The man often called “the godfather of modern wild turkey management” and “the dean of turkey hunters,” West Virginia native Wayne Bailey died February 27, 2007, at his home in Danville, Virginia, at the age of 88. Bailey was a lifelong conservationist and was responsible for the methods that have reintroduced the wild turkey to many states where the native populations had nearly disappeared. It was Bailey who, in the 1950s, started the process of live-trapping wild turkeys and relocating them elsewhere to restore populations. Bailey’s family is planning a “big” celebration of his life at the Stratford Conference Center in Danville within the next five weeks.

Wayne Bailey was born in 1918 in the town of Rock in Mercer County, West Virginia. He worked from 1945 to 1970 as a biologist for the West Virginia Conservation Commission and the later West Virginia Department of Natural Resources before moving to North Carolina for a similar job. He was a founding father of the National Wild Turkey Federation in 1973. He served in several capacities with the NWTF and was the first recipient of the NWTF Conservationist of the Year Award in 1978.

“First and foremost, Wayne was more responsible for the restoration of the wild turkey in our nation than any other biologist,” said retired WVDNR turkey biologist Jim Pack, who worked with Bailey on many turkey-related projects. “His greatest contribution in West Virginia was the successful restoration of wild turkeys to our public owned lands. He initiated and supported the spring gobbler hunting seasons in West Virginia and North Carolina, which now provides millions of hours of recreation each year to the citizens of those states.”

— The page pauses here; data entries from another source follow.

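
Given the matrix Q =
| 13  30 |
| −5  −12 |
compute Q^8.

[[19171, 37830], [−6305, −12354]]

tr Q = 1 and det Q = −6, so the characteristic polynomial is λ² − (1)λ + (−6) with roots −2 and 3.
Eigenvectors give P = [[2, −3], [−1, 1]] with P⁻¹ = [[−1, −3], [−1, −2]], and Q = P·diag(−2, 3)·P⁻¹.
Then Q^8 = P·diag(256, 6561)·P⁻¹ = [[512, −19683], [−256, 6561]] · [[−1, −3], [−1, −2]] = [[19171, 37830], [−6305, −12354]].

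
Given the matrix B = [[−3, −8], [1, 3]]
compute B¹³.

[[−3, −8], [1, 3]]

B² = I (check: tr B = 0 and det B = −1), so B¹³ = B since 13 is odd.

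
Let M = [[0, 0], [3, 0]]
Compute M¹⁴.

[[0, 0], [0, 0]]

M is strictly triangular, hence nilpotent: M² = 0, so M¹⁴ = 0.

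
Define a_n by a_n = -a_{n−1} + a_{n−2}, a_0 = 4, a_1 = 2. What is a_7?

With companion matrix Q = [[-1, 1], [1, 0]], [a_n, a_{n−1}]ᵀ = Q·[a_{n−1}, a_{n−2}]ᵀ, so [a_7, a_6]ᵀ = Q^6·[a_1, a_0]ᵀ.
Q^6 = [[13, -8], [-8, 5]], giving [a_7, a_6]ᵀ = [[-6], [4]].

-6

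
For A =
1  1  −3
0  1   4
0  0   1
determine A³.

[[1, 3, 3], [0, 1, 12], [0, 0, 1]]

A = I + N where N = [[0, 1, −3], [0, 0, 4], [0, 0, 0]] is strictly upper-triangular, so N³ = 0.
(I + N)³ = I + 3·N + 3·N² = [[1, 3, 3], [0, 1, 12], [0, 0, 1]].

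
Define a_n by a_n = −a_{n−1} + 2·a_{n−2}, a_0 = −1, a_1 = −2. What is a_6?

With companion matrix T = [[−1, 2], [1, 0]], [a_n, a_{n−1}]ᵀ = T·[a_{n−1}, a_{n−2}]ᵀ, so [a_6, a_5]ᵀ = T^5·[a_1, a_0]ᵀ.
T^5 = [[−21, 22], [11, −10]], giving [a_6, a_5]ᵀ = [[20], [−12]].

20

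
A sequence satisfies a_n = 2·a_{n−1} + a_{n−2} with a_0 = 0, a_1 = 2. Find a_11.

With companion matrix Q = [[2, 1], [1, 0]], [a_n, a_{n−1}]ᵀ = Q·[a_{n−1}, a_{n−2}]ᵀ, so [a_11, a_10]ᵀ = Q^10·[a_1, a_0]ᵀ.
Q^10 = [[5741, 2378], [2378, 985]], giving [a_11, a_10]ᵀ = [[11482], [4756]].

11482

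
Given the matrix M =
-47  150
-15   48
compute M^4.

[[-569, 1950], [-195, 666]]

tr M = 1 and det M = -6, so the characteristic polynomial is λ² − (1)λ + (-6) with roots 3 and -2.
Eigenvectors give P = [[3, 10], [1, 3]] with P⁻¹ = [[-3, 10], [1, -3]], and M = P·diag(3, -2)·P⁻¹.
Then M^4 = P·diag(81, 16)·P⁻¹ = [[243, 160], [81, 48]] · [[-3, 10], [1, -3]] = [[-569, 1950], [-195, 666]].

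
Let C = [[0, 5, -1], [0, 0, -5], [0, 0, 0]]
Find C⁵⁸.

[[0, 0, 0], [0, 0, 0], [0, 0, 0]]

C is strictly triangular, hence nilpotent: C³ = 0, so C⁵⁸ = 0.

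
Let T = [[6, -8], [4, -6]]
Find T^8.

[[256, 0], [0, 256]]

tr T = 0 and det T = -4, so the characteristic polynomial is λ² − (0)λ + (-4) with roots -2 and 2.
Eigenvectors give P = [[-1, 2], [-1, 1]] with P⁻¹ = [[1, -2], [1, -1]], and T = P·diag(-2, 2)·P⁻¹.
Then T^8 = P·diag(256, 256)·P⁻¹ = [[-256, 512], [-256, 256]] · [[1, -2], [1, -1]] = [[256, 0], [0, 256]].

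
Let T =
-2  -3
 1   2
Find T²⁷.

T² = I (check: tr T = 0 and det T = -1), so T²⁷ = T since 27 is odd.

[[-2, -3], [1, 2]]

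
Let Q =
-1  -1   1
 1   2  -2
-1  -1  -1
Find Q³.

[[-1, -3, 3], [3, 8, -6], [-3, -3, -1]]

Q² = [[-1, -2, 0], [3, 5, -1], [1, 0, 2]]
Q³ = [[-1, -3, 3], [3, 8, -6], [-3, -3, -1]]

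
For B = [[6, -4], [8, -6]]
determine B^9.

tr B = 0 and det B = -4, so the characteristic polynomial is λ² − (0)λ + (-4) with roots -2 and 2.
Eigenvectors give P = [[-1, 1], [-2, 1]] with P⁻¹ = [[1, -1], [2, -1]], and B = P·diag(-2, 2)·P⁻¹.
Then B^9 = P·diag(-512, 512)·P⁻¹ = [[512, 512], [1024, 512]] · [[1, -1], [2, -1]] = [[1536, -1024], [2048, -1536]].

[[1536, -1024], [2048, -1536]]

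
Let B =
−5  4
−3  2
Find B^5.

[[−125, 124], [−93, 92]]

tr B = −3 and det B = 2, so the characteristic polynomial is λ² − (−3)λ + (2) with roots −2 and −1.
Eigenvectors give P = [[4, 1], [3, 1]] with P⁻¹ = [[1, −1], [−3, 4]], and B = P·diag(−2, −1)·P⁻¹.
Then B^5 = P·diag(−32, −1)·P⁻¹ = [[−128, −1], [−96, −1]] · [[1, −1], [−3, 4]] = [[−125, 124], [−93, 92]].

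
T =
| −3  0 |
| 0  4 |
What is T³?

[[−27, 0], [0, 64]]

T² = [[9, 0], [0, 16]]
T³ = [[−27, 0], [0, 64]]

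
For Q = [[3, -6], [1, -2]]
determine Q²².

[[3, -6], [1, -2]]

Q² = Q (a projection; rank 1, trace 1), so Q²² = Q.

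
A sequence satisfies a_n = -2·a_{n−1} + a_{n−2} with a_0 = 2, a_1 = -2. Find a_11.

-16238

With companion matrix B = [[-2, 1], [1, 0]], [a_n, a_{n−1}]ᵀ = B·[a_{n−1}, a_{n−2}]ᵀ, so [a_11, a_10]ᵀ = B¹⁰·[a_1, a_0]ᵀ.
B¹⁰ = [[5741, -2378], [-2378, 985]], giving [a_11, a_10]ᵀ = [[-16238], [6726]].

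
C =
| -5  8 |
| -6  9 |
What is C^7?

tr C = 4 and det C = 3, so the characteristic polynomial is λ² − (4)λ + (3) with roots 3 and 1.
Eigenvectors give P = [[1, 4], [1, 3]] with P⁻¹ = [[-3, 4], [1, -1]], and C = P·diag(3, 1)·P⁻¹.
Then C^7 = P·diag(2187, 1)·P⁻¹ = [[2187, 4], [2187, 3]] · [[-3, 4], [1, -1]] = [[-6557, 8744], [-6558, 8745]].

[[-6557, 8744], [-6558, 8745]]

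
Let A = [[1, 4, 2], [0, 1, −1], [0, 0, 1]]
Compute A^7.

[[1, 28, −70], [0, 1, −7], [0, 0, 1]]

A = I + N where N = [[0, 4, 2], [0, 0, −1], [0, 0, 0]] is strictly upper-triangular, so N^3 = 0.
(I + N)^7 = I + 7·N + 21·N^2 = [[1, 28, −70], [0, 1, −7], [0, 0, 1]].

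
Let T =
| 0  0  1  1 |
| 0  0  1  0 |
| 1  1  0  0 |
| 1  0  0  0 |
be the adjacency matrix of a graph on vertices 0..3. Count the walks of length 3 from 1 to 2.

The number of length-3 walks from vertex 1 to vertex 2 is entry (1,2) of T³, where T is the adjacency matrix.
T² = [[2, 1, 0, 0], [1, 1, 0, 0], [0, 0, 2, 1], [0, 0, 1, 1]]
T³ = [[0, 0, 3, 2], [0, 0, 2, 1], [3, 2, 0, 0], [2, 1, 0, 0]]

2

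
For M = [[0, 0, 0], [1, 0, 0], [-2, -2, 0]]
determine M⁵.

M is strictly triangular, hence nilpotent: M³ = 0, so M⁵ = 0.

[[0, 0, 0], [0, 0, 0], [0, 0, 0]]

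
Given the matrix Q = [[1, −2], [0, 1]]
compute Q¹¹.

Q = I + N where N = [[0, −2], [0, 0]] is strictly upper-triangular, so N² = 0.
(I + N)¹¹ = I + 11·N = [[1, −22], [0, 1]].

[[1, −22], [0, 1]]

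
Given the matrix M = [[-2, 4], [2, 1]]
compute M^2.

[[12, -4], [-2, 9]]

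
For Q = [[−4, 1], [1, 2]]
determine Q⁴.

Q² = [[17, −2], [−2, 5]]
Q³ = [[−70, 13], [13, 8]]
Q⁴ = [[293, −44], [−44, 29]]

[[293, −44], [−44, 29]]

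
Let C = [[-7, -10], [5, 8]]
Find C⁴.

tr C = 1 and det C = -6, so the characteristic polynomial is λ² − (1)λ + (-6) with roots -2 and 3.
Eigenvectors give P = [[2, -1], [-1, 1]] with P⁻¹ = [[1, 1], [1, 2]], and C = P·diag(-2, 3)·P⁻¹.
Then C⁴ = P·diag(16, 81)·P⁻¹ = [[32, -81], [-16, 81]] · [[1, 1], [1, 2]] = [[-49, -130], [65, 146]].

[[-49, -130], [65, 146]]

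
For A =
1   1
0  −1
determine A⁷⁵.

A² = I (check: tr A = 0 and det A = −1), so A⁷⁵ = A since 75 is odd.

[[1, 1], [0, −1]]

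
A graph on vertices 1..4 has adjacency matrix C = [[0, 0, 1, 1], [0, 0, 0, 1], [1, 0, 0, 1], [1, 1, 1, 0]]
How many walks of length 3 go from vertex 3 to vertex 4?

The number of length-3 walks from vertex 3 to vertex 4 is entry (3,4) of C^3, where C is the adjacency matrix.
C^2 = [[2, 1, 1, 1], [1, 1, 1, 0], [1, 1, 2, 1], [1, 0, 1, 3]]
C^3 = [[2, 1, 3, 4], [1, 0, 1, 3], [3, 1, 2, 4], [4, 3, 4, 2]]

4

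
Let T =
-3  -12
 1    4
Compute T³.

[[-3, -12], [1, 4]]

T² = T (a projection; rank 1, trace 1), so T³ = T.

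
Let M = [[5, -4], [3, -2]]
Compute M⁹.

tr M = 3 and det M = 2, so the characteristic polynomial is λ² − (3)λ + (2) with roots 2 and 1.
Eigenvectors give P = [[4, 1], [3, 1]] with P⁻¹ = [[1, -1], [-3, 4]], and M = P·diag(2, 1)·P⁻¹.
Then M⁹ = P·diag(512, 1)·P⁻¹ = [[2048, 1], [1536, 1]] · [[1, -1], [-3, 4]] = [[2045, -2044], [1533, -1532]].

[[2045, -2044], [1533, -1532]]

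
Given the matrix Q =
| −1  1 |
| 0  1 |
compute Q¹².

[[1, 0], [0, 1]]

Q² = I (check: tr Q = 0 and det Q = −1), so Q¹² = I since 12 is even.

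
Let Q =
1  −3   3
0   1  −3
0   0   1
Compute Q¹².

Q = I + N where N = [[0, −3, 3], [0, 0, −3], [0, 0, 0]] is strictly upper-triangular, so N³ = 0.
(I + N)¹² = I + 12·N + 66·N² = [[1, −36, 630], [0, 1, −36], [0, 0, 1]].

[[1, −36, 630], [0, 1, −36], [0, 0, 1]]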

Bailey is credited with being responsible for habitat improvement for wild turkeys and other wildlife habitat on more than a million acres of public land in West Virginia. He helped with turkey restoration in other states, including Ohio, Illinois, New Hampshire, Vermont and Pennsylvania. He conducted a 10-year research study on the population dynamics of the wild turkey, a landmark work that has aided countless professional biologists to manage and protect wild turkey populations. Bailey also was an author, writing more than 100 papers and at least two books on the subject of wild turkeys and other wildlife, which advanced the profession of wildlife management and wildlife conservation.

WVDNR Wildlife Resources Section Chief Curtis Taylor met Bailey while Taylor was a youngster, and that meeting helped inspire Taylor’s own career as one of the nation’s top wild turkey biologists.

“He had a tremendous influence on me as far back as when I was 15 years old and was asked to accompany him and several other DNR biologists to a sportsmen’s meeting in McDowell County,” Taylor recalls. “I read everything he wrote from high school through undergraduate school and on through graduate school. He made turkeys my passion and was a major reason I chose this profession. Although he left West Virginia before I started working for DNR, I knew him through other avenues like NWTF.

“I hunted with him in Wyoming County, a place in which he never thought turkeys would ever thrive when he worked in West Virginia because of poaching and other factors. When he found out I was releasing turkeys in Wyoming and McDowell counties he questioned my wisdom, but I kept him up to date on the population growth. He was amazed and wanted to see for himself. He drove up from North Carolina one year and we slept in our vehicles and hunted the next day. He heard more gobblers than he ever imagined. Neither of us got a bird but he was pleased with the work we had done following his lead in turkey restoration.”